Pent-Up Youths Running Wild

There’s no doubt that 2020’s Covid lockdowns have created the worst possible conditions to be a delinquent since Kylie Minogue’s 1989 feature film debut, but Beaches’ residents are up in arms with the post-Covid phenomenon whereby swathes of youths descend upon public places with reckless abandon the moment the sun goes down. Displaying no respect whatsoever for the community, routinely smashing glass bottles, blasting music full bore, yelling obscenities, and unashamedly peacocking when not cutting each other’s grass, it seems like only last year, because it was, that the pre-Covid world allowed for our Insular Peninsula enclave to successfully export this public nuisance problem to Surfers Paradise where our precocious teens indulged in maniacal one week revelry intensives, returning home refreshed, recharged, pregnant or in urgent need of a Clinic 16 appointment to attend to horrific, post-party, pants-based repercussions. Those glory days of interstate problem shifting are over. We’re now stuck with pent-up youths running amok on our doorstep all silly season long, and no one knows what can be done to solve the problem besides, of course, opening up nightclub dance floors so we can all once more blame it on the boogie.

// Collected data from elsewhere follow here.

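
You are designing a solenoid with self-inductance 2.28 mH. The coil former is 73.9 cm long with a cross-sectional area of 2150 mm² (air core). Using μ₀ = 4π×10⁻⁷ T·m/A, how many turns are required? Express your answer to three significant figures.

N ≈ 790 turns

A = 2150 mm² = 2.150×10^-3 m².
From L = μ₀N²A/ℓ, N = √(Lℓ / (μ₀A)).
N = √[(2.280×10^-3)(0.739) / ((4π×10⁻⁷)×2.150×10^-3)] = √(6.236×10^5) ≈ 789.7.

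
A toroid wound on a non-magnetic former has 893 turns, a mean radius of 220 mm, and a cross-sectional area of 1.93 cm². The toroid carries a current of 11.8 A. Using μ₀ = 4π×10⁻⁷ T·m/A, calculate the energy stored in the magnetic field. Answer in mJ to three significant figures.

U ≈ 9.74 mJ

L = μ₀N²A/(2πR) = (4π×10⁻⁷)(893)²(1.930×10^-4)/(2π×0.22) = 1.399×10^-4 H.
U = ½LI² = ½(1.399×10^-4)(11.8)² = 9.741×10^-3 J.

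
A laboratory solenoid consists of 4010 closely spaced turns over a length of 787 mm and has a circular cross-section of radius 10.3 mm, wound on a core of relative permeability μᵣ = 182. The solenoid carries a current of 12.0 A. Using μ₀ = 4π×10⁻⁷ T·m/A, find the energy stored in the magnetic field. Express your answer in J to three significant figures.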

This Ain’t No Seal Clubbing Club!

Following on closely from the above problems with juvenile dropkicks, Reg the Seal, the Peninsula’s favourite pinniped who can’t decide if he wants to call Manly or Dee Why home, may think twice about having a nap anywhere near The Strand again. Only months after an unhinged canine tried to mow him down during an afternoon sun bake at Long Reef, Reg caught a bit of shuteye at Dee Why’s foreshore only for some moronic louts to try to sneak up on him and give him a belting. Reg is a top bloke though and has told the Tawny all’s forgiven, no hard feelings, provided his attackers shout him a family serving of fish and chips, hold the lemon.

New Year, New Phone

The Tawny reader response of generosity to last month’s story of an innocent boy’s phone being smashed on a Wednesday afternoon bus ride has been fantastic. Thanks to the kindness of Beaches’ residents, the young man has a new phone and $100 in credit to kickstart his 2021. Thank you so much.